Early thoughts on the IP

Played Halloween day at the IP and it was ghoulish for me. In the noon tournament I finished in the 30s in a small field. With only 119 entrants it felt like a Harrahs wednesday tournament, except the structure allowed for some play. I started out pretty hot, flopping a flush in the big blind (82) and winning a pot as chasers called and didn't connect. Got aces with everybody folding to the button who limped. I raised, BB folded, button called. He folded post-flop. Then I made a good read on a guy that he held more than me. His Ace-five (Aces full of 5s) would have crushed my AK (aces and 5s with King kicker). I list those hands because they were the only significant ones I got involved in until I went card dead.

When I say card dead I mean zombie dead. 7-2, 7-2, 7-2, 8-2, 8-3, 7-2. It was also one of those days where I didn't even get to sweat flops.

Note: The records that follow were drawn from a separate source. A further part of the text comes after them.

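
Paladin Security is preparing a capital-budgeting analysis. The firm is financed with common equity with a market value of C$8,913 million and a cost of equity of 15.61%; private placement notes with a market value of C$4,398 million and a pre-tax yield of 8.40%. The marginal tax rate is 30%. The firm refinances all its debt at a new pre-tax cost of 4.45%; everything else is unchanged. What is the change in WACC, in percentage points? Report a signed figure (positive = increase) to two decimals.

-0.91 pp

Current WACC:
Total capital V = 8913 + 4398 = 13311.
Equity: weight = 8913/13311 = 0.6696; cost = 15.61%.
Private placement notes: weight = 4398/13311 = 0.3304; after-tax cost = 8.4% × (1 − 30%) = 5.8800%.
WACC = 0.6696 × 15.6100% + 0.3304 × 5.8800% = 12.3952%.
After the change:
Total capital V = 8913 + 4398 = 13311.
Equity: weight = 8913/13311 = 0.6696; cost = 15.61%.
Private placement notes: weight = 4398/13311 = 0.3304; after-tax cost = 4.45% × (1 − 30%) = 3.1150%.
WACC = 0.6696 × 15.6100% + 0.3304 × 3.1150% = 11.4816%.
Change in WACC = 11.4816% − 12.3952% = -0.9136 pp.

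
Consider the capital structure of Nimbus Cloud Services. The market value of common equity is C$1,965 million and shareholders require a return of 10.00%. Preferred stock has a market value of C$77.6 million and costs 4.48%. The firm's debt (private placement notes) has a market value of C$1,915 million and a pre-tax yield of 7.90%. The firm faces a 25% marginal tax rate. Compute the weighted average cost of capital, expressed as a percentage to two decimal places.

Total capital V = 1965 + 77.6 + 1915 = 3957.6.
Equity: weight = 1965/3957.6 = 0.4965; cost = 10%.
Preferred: weight = 77.6/3957.6 = 0.0196; cost = 4.48%.
Private placement notes: weight = 1915/3957.6 = 0.4839; after-tax cost = 7.9% × (1 − 25%) = 5.9250%.
WACC = 0.4965 × 10.0000% + 0.0196 × 4.4800% + 0.4839 × 5.9250% = 7.9200%.

7.92%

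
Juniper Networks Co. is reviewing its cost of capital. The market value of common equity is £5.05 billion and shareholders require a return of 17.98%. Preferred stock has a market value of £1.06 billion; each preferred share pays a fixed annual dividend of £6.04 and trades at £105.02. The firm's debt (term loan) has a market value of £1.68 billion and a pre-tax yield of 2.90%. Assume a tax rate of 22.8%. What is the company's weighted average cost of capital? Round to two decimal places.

12.92%

Cost of preferred: Rp = 6.04 / 105.02 = 5.7513%.
Total capital V = 5.05 + 1.06 + 1.68 = 7.79.
Equity: weight = 5.05/7.79 = 0.6483; cost = 17.98%.
Preferred: weight = 1.06/7.79 = 0.1361; cost = 5.7513%.
Term loan: weight = 1.68/7.79 = 0.2157; after-tax cost = 2.9% × (1 − 22.8%) = 2.2388%.
WACC = 0.6483 × 17.9800% + 0.1361 × 5.7513% + 0.2157 × 2.2388% = 12.9213%.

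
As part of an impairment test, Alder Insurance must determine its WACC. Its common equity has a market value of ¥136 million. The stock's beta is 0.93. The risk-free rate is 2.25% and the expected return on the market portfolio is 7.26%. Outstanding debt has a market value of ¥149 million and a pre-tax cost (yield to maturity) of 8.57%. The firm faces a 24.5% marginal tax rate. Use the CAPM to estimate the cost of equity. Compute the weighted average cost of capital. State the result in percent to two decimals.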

Even my folded hands weren't connecting. I guess if I were a better player I could have made something from nothing. However, every move I tried to make was usually smacked down by real hands. Very frustrating. I kept reminding myself poker is a game of patience. However, when I realized I could have let me stack blind out and I would have had more chips and finished higher it was more than frustrating. I got knocked out when I got outkicked--at least I got one sweat.

I played the 2nd chance tournament at 6pm with about 40 heads. Things did not improve. I truly don't remember winning a pot. I played with Monkey Boy, maybe the most well known "talkative" player on the coast, and have to admit I like his card selection and his "rap" works for him. At least he gave me something else to focus on. Me and him both sniffed out aces from a limper two under the gun when he pushed after a raise. We were right. The guy who called him, despite Monkey Boy's table chatter almost giving it away, was wrong. I got short-stacked and didn't connect when I had to make my stand.

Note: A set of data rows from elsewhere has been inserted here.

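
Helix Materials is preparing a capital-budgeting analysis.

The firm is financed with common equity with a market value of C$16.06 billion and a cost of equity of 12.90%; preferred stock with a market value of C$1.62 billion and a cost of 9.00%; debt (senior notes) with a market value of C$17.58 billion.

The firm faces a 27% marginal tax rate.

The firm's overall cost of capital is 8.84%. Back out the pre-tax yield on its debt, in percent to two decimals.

Total capital V = 16.06 + 1.62 + 17.58 = 35.26.
Equity weight = 16.06/35.26 = 0.4555.
Preferred weight = 1.62/35.26 = 0.0459.
Senior notes weight = 17.58/35.26 = 0.4986.
Equity contribution = 0.4555 × 12.9% = 5.8756%.
Preferred contribution = 0.0459 × 9% = 0.4135%.
Remaining for debt = 8.84% − 6.2891% = 2.5509%.
Rd × (1 − 27%) × 0.4986 = 2.5509%  ⇒  Rd = 7.0086%.

7.01%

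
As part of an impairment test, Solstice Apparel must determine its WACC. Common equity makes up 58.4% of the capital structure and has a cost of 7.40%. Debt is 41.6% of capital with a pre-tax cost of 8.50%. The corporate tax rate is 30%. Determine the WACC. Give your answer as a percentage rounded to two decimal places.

After-tax cost of debt = 8.5% × (1 − 30%) = 5.9500%.
WACC = 0.584 × 7.4000% + 0.416 × 5.9500% = 6.7968%.

6.80%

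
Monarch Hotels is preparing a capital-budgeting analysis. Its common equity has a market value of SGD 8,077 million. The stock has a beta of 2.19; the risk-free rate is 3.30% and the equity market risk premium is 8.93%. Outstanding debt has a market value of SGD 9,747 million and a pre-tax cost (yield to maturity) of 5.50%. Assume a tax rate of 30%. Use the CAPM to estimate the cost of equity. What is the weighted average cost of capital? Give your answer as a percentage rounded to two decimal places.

12.46%

Cost of equity via CAPM: Re = 3.3% + 2.19 × 8.93% = 22.8567%.
Total capital V = 8077 + 9747 = 17824.
Equity: weight = 8077/17824 = 0.4532; cost = 22.8567%.
Debt: weight = 9747/17824 = 0.5468; after-tax cost = 5.5% × (1 − 30%) = 3.8500%.
WACC = 0.4532 × 22.8567% + 0.5468 × 3.8500% = 12.4629%.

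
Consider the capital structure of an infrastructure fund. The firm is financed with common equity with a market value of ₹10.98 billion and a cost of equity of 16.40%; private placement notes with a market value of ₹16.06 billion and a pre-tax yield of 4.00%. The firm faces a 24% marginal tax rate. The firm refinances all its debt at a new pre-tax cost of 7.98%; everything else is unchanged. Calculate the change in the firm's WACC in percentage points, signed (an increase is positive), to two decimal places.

+1.80 pp

Current WACC:
Total capital V = 10.98 + 16.06 = 27.04.
Equity: weight = 10.98/27.04 = 0.4061; cost = 16.4%.
Private placement notes: weight = 16.06/27.04 = 0.5939; after-tax cost = 4% × (1 − 24%) = 3.0400%.
WACC = 0.4061 × 16.4000% + 0.5939 × 3.0400% = 8.4650%.
After the change:
Total capital V = 10.98 + 16.06 = 27.04.
Equity: weight = 10.98/27.04 = 0.4061; cost = 16.4%.
Private placement notes: weight = 16.06/27.04 = 0.5939; after-tax cost = 7.98% × (1 − 24%) = 6.0648%.
WACC = 0.4061 × 16.4000% + 0.5939 × 6.0648% = 10.2616%.
Change in WACC = 10.2616% − 8.4650% = 1.7965 pp.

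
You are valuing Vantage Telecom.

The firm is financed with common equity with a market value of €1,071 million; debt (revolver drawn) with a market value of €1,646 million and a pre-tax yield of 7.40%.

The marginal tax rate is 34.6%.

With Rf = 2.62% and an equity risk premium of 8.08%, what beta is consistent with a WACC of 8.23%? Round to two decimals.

1.34

Total capital V = 1071 + 1646 = 2717.
Equity weight = 1071/2717 = 0.3942.
Revolver drawn weight = 1646/2717 = 0.6058.
Debt contribution = 0.6058 × 7.4% × (1 − 34.6%) = 2.9319%.
Required equity contribution = 8.23% − 2.9319% = 5.2981%  ⇒  Re = 13.4406%.
CAPM: 13.4406% = 2.62% + β × 8.08%  ⇒  β = 1.3392.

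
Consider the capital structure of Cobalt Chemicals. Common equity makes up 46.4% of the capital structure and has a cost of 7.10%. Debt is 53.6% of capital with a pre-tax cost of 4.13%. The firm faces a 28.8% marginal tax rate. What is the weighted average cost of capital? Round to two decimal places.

4.87%

After-tax cost of debt = 4.13% × (1 − 28.8%) = 2.9406%.
WACC = 0.464 × 7.1000% + 0.536 × 2.9406% = 4.8705%.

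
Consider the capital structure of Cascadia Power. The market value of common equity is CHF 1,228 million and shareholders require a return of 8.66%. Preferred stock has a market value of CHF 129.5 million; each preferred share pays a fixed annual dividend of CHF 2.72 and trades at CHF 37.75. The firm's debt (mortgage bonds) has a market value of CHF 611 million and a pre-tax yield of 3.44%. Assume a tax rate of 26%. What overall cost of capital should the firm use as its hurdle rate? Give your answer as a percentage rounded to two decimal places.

Cost of preferred: Rp = 2.72 / 37.75 = 7.2053%.
Total capital V = 1228 + 129.5 + 611 = 1968.5.
Equity: weight = 1228/1968.5 = 0.6238; cost = 8.66%.
Preferred: weight = 129.5/1968.5 = 0.0658; cost = 7.2053%.
Mortgage bonds: weight = 611/1968.5 = 0.3104; after-tax cost = 3.44% × (1 − 26%) = 2.5456%.
WACC = 0.6238 × 8.6600% + 0.0658 × 7.2053% + 0.3104 × 2.5456% = 6.6665%.

6.67%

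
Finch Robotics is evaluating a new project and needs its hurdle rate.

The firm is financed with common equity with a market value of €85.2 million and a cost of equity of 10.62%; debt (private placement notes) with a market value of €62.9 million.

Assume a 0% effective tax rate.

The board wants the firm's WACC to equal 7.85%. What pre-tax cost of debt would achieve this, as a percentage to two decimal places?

Total capital V = 85.2 + 62.9 = 148.1.
Equity weight = 85.2/148.1 = 0.5753.
Private placement notes weight = 62.9/148.1 = 0.4247.
Equity contribution = 0.5753 × 10.62% = 6.1095%.
Remaining for debt = 7.85% − 6.1095% = 1.7405%.
Rd × (1 − 0%) × 0.4247 = 1.7405%  ⇒  Rd = 4.0979%.

4.10%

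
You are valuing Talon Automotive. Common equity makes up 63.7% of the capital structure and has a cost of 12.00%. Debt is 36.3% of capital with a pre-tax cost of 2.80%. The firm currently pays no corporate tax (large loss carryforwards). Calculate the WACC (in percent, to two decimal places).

8.66%

After-tax cost of debt = 2.8% × (1 − 0%) = 2.8000%.
WACC = 0.637 × 12.0000% + 0.363 × 2.8000% = 8.6604%.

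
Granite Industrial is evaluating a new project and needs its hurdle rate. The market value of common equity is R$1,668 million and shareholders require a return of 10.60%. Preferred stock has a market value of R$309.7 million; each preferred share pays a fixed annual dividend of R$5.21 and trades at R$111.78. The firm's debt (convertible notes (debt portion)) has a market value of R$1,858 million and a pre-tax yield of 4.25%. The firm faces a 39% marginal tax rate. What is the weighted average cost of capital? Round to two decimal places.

6.24%

Cost of preferred: Rp = 5.21 / 111.78 = 4.6609%.
Total capital V = 1668 + 309.7 + 1858 = 3835.7.
Equity: weight = 1668/3835.7 = 0.4349; cost = 10.6%.
Preferred: weight = 309.7/3835.7 = 0.0807; cost = 4.6609%.
Convertible notes (debt portion): weight = 1858/3835.7 = 0.4844; after-tax cost = 4.25% × (1 − 39%) = 2.5925%.
WACC = 0.4349 × 10.6000% + 0.0807 × 4.6609% + 0.4844 × 2.5925% = 6.2417%.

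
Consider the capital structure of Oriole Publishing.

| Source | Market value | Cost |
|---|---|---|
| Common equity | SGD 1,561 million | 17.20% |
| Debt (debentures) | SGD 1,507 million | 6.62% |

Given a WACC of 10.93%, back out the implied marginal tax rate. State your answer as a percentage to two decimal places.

33.00%

Total capital V = 1561 + 1507 = 3068.
Equity weight = 1561/3068 = 0.5088.
Debentures weight = 1507/3068 = 0.4912.
Equity contribution = 0.5088 × 17.2% = 8.7514%.
Debt contribution must be 10.93% − 8.7514% = 2.1786%.
0.4912 × 6.62% × (1 − T) = 2.1786%  ⇒  (1 − T) = 0.6700.
T = 33.0011%.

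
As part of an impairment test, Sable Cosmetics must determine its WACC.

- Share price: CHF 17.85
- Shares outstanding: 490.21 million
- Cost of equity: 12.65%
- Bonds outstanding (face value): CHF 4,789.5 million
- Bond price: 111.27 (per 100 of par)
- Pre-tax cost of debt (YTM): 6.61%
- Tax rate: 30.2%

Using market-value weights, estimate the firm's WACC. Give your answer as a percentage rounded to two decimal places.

9.61%

Market value of equity E = 17.85 × 490.21m = 8750.2485m. Market value of debt D = 4789.5m × 111.27/100 = 5329.27665m.
Total capital V = 8750.2485 + 5329.27665 = 14079.52515.
Equity: weight = 8750.2485/14079.52515 = 0.6215; cost = 12.65%.
Bonds outstanding: weight = 5329.27665/14079.52515 = 0.3785; after-tax cost = 6.61% × (1 − 30.2%) = 4.6138%.
WACC = 0.6215 × 12.6500% + 0.3785 × 4.6138% = 9.6082%.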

Time for a change of venue, so we went to the Beau Rivage. After a brutal hour or so at the cash tables where my hands didn't improve but I was able to steal some pots, I return to the IP for the capper. The midnight turbo $60 deep stack tournament. 24 players paid the $10 dealer toke, the $10 registration fee and ignored the fact the satellites or sit n' gos offered more bang for the buck.

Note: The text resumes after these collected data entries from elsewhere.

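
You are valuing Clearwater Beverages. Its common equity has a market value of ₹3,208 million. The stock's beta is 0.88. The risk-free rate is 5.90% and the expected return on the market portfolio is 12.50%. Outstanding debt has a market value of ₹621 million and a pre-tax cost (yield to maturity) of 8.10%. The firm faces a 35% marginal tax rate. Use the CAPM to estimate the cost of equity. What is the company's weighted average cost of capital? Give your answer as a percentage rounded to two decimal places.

Market risk premium = 12.5% − 5.9% = 6.6%.
Cost of equity via CAPM: Re = 5.9% + 0.88 × 6.6% = 11.7080%.
Total capital V = 3208 + 621 = 3829.
Equity: weight = 3208/3829 = 0.8378; cost = 11.708%.
Debt: weight = 621/3829 = 0.1622; after-tax cost = 8.1% × (1 − 35%) = 5.2650%.
WACC = 0.8378 × 11.7080% + 0.1622 × 5.2650% = 10.6631%.

10.66%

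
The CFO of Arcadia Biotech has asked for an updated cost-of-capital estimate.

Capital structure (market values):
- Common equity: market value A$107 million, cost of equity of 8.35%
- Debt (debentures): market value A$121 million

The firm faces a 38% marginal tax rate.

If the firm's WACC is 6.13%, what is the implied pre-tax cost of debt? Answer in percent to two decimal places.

6.72%

Total capital V = 107 + 121 = 228.
Equity weight = 107/228 = 0.4693.
Debentures weight = 121/228 = 0.5307.
Equity contribution = 0.4693 × 8.35% = 3.9186%.
Remaining for debt = 6.13% − 3.9186% = 2.2114%.
Rd × (1 − 38%) × 0.5307 = 2.2114%  ⇒  Rd = 6.7207%.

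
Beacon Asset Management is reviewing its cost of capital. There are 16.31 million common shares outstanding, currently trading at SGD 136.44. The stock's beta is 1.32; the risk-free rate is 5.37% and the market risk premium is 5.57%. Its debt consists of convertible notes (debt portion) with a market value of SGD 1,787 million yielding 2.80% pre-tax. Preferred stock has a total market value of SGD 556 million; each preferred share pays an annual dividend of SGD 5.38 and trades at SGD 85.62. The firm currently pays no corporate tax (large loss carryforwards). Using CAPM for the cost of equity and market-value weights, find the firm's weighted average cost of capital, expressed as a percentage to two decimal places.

Cost of equity via CAPM: Re = 5.37% + 1.32 × 5.57% = 12.7224%.
Cost of preferred: Rp = 5.38 / 85.62 = 6.2836%.
Market value of equity E = 136.44 × 16.31m = 2225.3364m.
Total capital V = 2225.3364 + 556 + 1787 = 4568.3364.
Equity: weight = 2225.3364/4568.3364 = 0.4871; cost = 12.7224%.
Preferred: weight = 556/4568.3364 = 0.1217; cost = 6.2836%.
Convertible notes (debt portion): weight = 1787/4568.3364 = 0.3912; after-tax cost = 2.8% × (1 − 0%) = 2.8000%.
WACC = 0.4871 × 12.7224% + 0.1217 × 6.2836% + 0.3912 × 2.8000% = 8.0574%.

8.06%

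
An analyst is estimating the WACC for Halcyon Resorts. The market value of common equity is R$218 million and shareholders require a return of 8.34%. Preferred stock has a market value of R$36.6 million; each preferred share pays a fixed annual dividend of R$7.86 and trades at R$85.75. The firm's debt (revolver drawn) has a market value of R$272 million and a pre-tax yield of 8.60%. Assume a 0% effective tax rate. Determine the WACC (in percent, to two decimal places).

8.53%

Cost of preferred: Rp = 7.86 / 85.75 = 9.1662%.
Total capital V = 218 + 36.6 + 272 = 526.6.
Equity: weight = 218/526.6 = 0.4140; cost = 8.34%.
Preferred: weight = 36.6/526.6 = 0.0695; cost = 9.1662%.
Revolver drawn: weight = 272/526.6 = 0.5165; after-tax cost = 8.6% × (1 − 0%) = 8.6000%.
WACC = 0.4140 × 8.3400% + 0.0695 × 9.1662% + 0.5165 × 8.6000% = 8.5317%.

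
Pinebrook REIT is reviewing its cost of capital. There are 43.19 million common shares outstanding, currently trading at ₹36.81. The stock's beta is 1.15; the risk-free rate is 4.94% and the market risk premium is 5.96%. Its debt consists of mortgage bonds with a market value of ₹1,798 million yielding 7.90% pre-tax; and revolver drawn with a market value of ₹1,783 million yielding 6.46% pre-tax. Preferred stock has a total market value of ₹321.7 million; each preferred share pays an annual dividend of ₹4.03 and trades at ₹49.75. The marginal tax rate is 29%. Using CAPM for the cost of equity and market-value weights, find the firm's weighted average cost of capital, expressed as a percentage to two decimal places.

7.21%

Cost of equity via CAPM: Re = 4.94% + 1.15 × 5.96% = 11.7940%.
Cost of preferred: Rp = 4.03 / 49.75 = 8.1005%.
Market value of equity E = 36.81 × 43.19m = 1589.8239m.
Total capital V = 1589.8239 + 321.7 + 1798 + 1783 = 5492.5239.
Equity: weight = 1589.8239/5492.5239 = 0.2895; cost = 11.794%.
Preferred: weight = 321.7/5492.5239 = 0.0586; cost = 8.1005%.
Mortgage bonds: weight = 1798/5492.5239 = 0.3274; after-tax cost = 7.9% × (1 − 29%) = 5.6090%.
Revolver drawn: weight = 1783/5492.5239 = 0.3246; after-tax cost = 6.46% × (1 − 29%) = 4.5866%.
WACC = 0.2895 × 11.7940% + 0.0586 × 8.1005% + 0.3274 × 5.6090% + 0.3246 × 4.5866% = 7.2133%.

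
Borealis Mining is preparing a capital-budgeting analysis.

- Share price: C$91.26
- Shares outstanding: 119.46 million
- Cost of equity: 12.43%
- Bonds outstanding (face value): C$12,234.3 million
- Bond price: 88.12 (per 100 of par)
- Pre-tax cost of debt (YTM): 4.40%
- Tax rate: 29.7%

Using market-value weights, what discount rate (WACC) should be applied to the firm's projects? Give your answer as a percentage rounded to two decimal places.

7.79%

Market value of equity E = 91.26 × 119.46m = 10901.9196m. Market value of debt D = 12234.3m × 88.12/100 = 10780.86516m.
Total capital V = 10901.9196 + 10780.86516 = 21682.78476.
Equity: weight = 10901.9196/21682.78476 = 0.5028; cost = 12.43%.
Bonds outstanding: weight = 10780.86516/21682.78476 = 0.4972; after-tax cost = 4.4% × (1 − 29.7%) = 3.0932%.
WACC = 0.5028 × 12.4300% + 0.4972 × 3.0932% = 7.7877%.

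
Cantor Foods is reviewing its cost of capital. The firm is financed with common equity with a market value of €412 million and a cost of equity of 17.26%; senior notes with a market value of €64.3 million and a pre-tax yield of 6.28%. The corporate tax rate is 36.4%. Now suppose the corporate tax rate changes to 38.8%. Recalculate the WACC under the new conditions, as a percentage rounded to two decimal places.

15.45%

After the change:
Total capital V = 412 + 64.3 = 476.3.
Equity: weight = 412/476.3 = 0.8650; cost = 17.26%.
Senior notes: weight = 64.3/476.3 = 0.1350; after-tax cost = 6.28% × (1 − 38.8%) = 3.8434%.
WACC = 0.8650 × 17.2600% + 0.1350 × 3.8434% = 15.4488%.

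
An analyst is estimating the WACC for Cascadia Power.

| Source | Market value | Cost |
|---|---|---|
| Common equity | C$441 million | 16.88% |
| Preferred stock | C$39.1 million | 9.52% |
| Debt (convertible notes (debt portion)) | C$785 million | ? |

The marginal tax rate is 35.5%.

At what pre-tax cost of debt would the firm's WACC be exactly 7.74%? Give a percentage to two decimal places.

Total capital V = 441 + 39.1 + 785 = 1265.1.
Equity weight = 441/1265.1 = 0.3486.
Preferred weight = 39.1/1265.1 = 0.0309.
Convertible notes (debt portion) weight = 785/1265.1 = 0.6205.
Equity contribution = 0.3486 × 16.88% = 5.8842%.
Preferred contribution = 0.0309 × 9.52% = 0.2942%.
Remaining for debt = 7.74% − 6.1784% = 1.5616%.
Rd × (1 − 35.5%) × 0.6205 = 1.5616%  ⇒  Rd = 3.9018%.

3.90%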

Sho 'nuff I don't recall winning a hand in that tournament either. I fell into woe is me and comparing misfortune with another player and realized I was becoming the donkfish I hate from afar. Mercifully, that tournament ended and I called it a night.

Now for some general thoughts on the IP's tournament.

They held everything on the third floor with most of the play in a room I didn't even know existed until that day. The room was a step down from the spacious facilities they had at the last two tournaments but had about 16 tables. The old area is under construction for what looks like some great new restaurants and a new playing space.

The sit 'n gos and satellites are held where the slots used to be surrounding the poker area. I don't know where slots went to. As for accommodations, I must say this, the room I was booked in was significantly nicer than the rooms I had stayed in the past. The beds were higher quality, so too the new flat panel TVs, and shower. Not yet on par with George at Gulf Coast Rentals luxury but getting there.